Excel Analytics 16-2 (Static) Return on Equity (ROE) [LO16-3, 16-4, 16-5]

[The following information applies to the questions displayed below.] Edman Company is a merchandiser that has provided the following balance sheet and income statement for this year.

Beginning Balance Ending Balance
Assets
Cash $ 62,800 $ 150,000
Accounts receivable 160,000 180,000
Inventory 230,000 240,000
Property, plant & equipment (net) 833,000 793,000
Other assets 37,000 37,000
Total assets $ 1,322,800 $ 1,400,000
Liabilities & Stockholders Equity
Accounts payable $ 70,000 $ 80,000
Bonds payable 550,000 550,000
Common stock 410,000 410,000
Retained earnings 292,800 360,000
Total liabilities & stockholders equity $ 1,322,800 $ 1,400,000

This Year
Sales $ 2,500,000
Variable expenses:
Cost of goods sold 1,600,000
Variable selling expense 240,000
Total variable expenses 1,840,000
Contribution margin 660,000
Fixed expenses:
Fixed selling expenses 220,000
Fixed administrative expenses 300,000
Total fixed expenses 520,000
Net operating income 140,000
Interest expense (8%) 44,000
Net income before tax 96,000
Tax expense (30%) 28,800
Net income $ 67,200

Excel Analytics 16-2 (Static) Part 5

5. To evaluate alternative 2, refer to the Requirement 5 Financials tab within your template. Assume the company purchases new equipment in an effort to grow sales with the following estimated impacts:

Next years sales and variable expenses increase by 5%.

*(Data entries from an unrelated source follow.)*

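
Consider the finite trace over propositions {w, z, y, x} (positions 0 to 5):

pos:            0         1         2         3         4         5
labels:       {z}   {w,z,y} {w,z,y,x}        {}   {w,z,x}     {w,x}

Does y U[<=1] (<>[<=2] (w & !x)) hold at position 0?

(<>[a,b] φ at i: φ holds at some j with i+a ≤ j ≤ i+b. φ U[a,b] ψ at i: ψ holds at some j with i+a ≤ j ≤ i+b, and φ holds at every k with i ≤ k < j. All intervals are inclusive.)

True

Need some j in [0,1] with <>[<=2] (w & !x), and y at every k in [0,j-1].
  j=0: <>[<=2] (w & !x) holds; no prefix to check → satisfied.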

Next years fixed expenses are the same as this year.

Next years ending balances in accounts receivable, inventory, and accounts payable each increase by 5% compared to their respective beginning balances.

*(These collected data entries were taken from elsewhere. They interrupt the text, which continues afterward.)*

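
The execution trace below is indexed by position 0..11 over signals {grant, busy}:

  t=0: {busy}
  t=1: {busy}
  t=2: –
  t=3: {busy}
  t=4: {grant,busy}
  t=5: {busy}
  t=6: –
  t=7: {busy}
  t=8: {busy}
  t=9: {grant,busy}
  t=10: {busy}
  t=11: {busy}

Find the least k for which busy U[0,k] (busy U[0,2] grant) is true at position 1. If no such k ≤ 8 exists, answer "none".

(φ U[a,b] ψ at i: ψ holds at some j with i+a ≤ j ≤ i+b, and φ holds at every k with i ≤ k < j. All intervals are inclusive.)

Need earliest j ≥ 1 with (busy U[0,2] grant), and busy at every k in [1,j-1].
  j=1: rhs fails.
  j=2: rhs fails.
  j=3: rhs holds but lhs fails at k=2.
  j=4: rhs holds but lhs fails at k=2.
  j=5: rhs fails.
  j=6: rhs fails.
  j=7: rhs holds but lhs fails at k=2.
  j=8: rhs holds but lhs fails at k=2.
  j=9: rhs holds but lhs fails at k=2.
No witness within the range → none.

none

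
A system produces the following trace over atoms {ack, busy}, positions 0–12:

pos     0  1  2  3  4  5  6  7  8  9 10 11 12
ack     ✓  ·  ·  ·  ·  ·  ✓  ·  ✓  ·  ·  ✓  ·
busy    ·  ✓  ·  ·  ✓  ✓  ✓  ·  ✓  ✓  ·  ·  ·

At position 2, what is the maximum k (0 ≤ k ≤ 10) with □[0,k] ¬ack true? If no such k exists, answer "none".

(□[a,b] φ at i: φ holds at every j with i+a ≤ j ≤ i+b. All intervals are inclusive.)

¬ack must hold from j=2 onward; find where it first fails.
  j=2: holds
  j=3: holds
  j=4: holds
  j=5: holds
  j=6: fails
Holds on [2,5], so largest k = 3.

3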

Next years ending balance in property, plant, and equipment (net) increases by $110,000 compared to its beginning balance. This reflects the purchase of a $150,000 piece of equipment minus next years depreciation expense of $40,000.

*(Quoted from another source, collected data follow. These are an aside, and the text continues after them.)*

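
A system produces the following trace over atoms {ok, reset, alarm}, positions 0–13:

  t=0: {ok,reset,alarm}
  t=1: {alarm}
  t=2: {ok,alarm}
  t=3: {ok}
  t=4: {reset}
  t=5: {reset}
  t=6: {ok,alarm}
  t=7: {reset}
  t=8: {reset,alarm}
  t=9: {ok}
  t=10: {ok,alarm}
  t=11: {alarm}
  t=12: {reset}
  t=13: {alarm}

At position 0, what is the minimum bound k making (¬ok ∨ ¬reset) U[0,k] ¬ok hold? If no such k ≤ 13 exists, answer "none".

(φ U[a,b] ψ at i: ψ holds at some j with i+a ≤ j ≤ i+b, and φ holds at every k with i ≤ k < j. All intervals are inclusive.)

none

Need earliest j ≥ 0 with ¬ok, and (¬ok ∨ ¬reset) at every k in [0,j-1].
  j=0: rhs fails.
  j=1: rhs holds but lhs fails at k=0.
  j=2: rhs fails.
  j=3: rhs fails.
  j=4: rhs holds but lhs fails at k=0.
  j=5: rhs holds but lhs fails at k=0.
  j=6: rhs fails.
  j=7: rhs holds but lhs fails at k=0.
  j=8: rhs holds but lhs fails at k=0.
  j=9: rhs fails.
  j=10: rhs fails.
  j=11: rhs holds but lhs fails at k=0.
  j=12: rhs holds but lhs fails at k=0.
  j=13: rhs holds but lhs fails at k=0.
No witness within the range → none.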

Next years ending balance in bonds payable decreases by $50,000 compared to its beginning balance. This reflects a bond issuance of $150,000 to purchase the equipment and a bond retirement of $200,000.

Next years ending balances in other assets and common stock are the same as their beginning balances.

a. Based on the above estimated impacts, use Excel formulas to calculate the revised sales and variable expenses as needed in column B. (Hint: Your formulas should refer to information contained in the Requirement 1 Financials tab.) What are the revised amounts of sales and the variable expenses?

b. Based on the above estimated impacts, use Excel formulas to calculate ending balances as needed in column C. What is the ending balance in the following accounts?

c. Create formulas within column D that calculate next years average balances for all balance sheet accounts (except Cash which will automatically be computed for you). What is the average balance in the following accounts?

d. What is the companys estimated average total liabilities and stockholders equity for next year?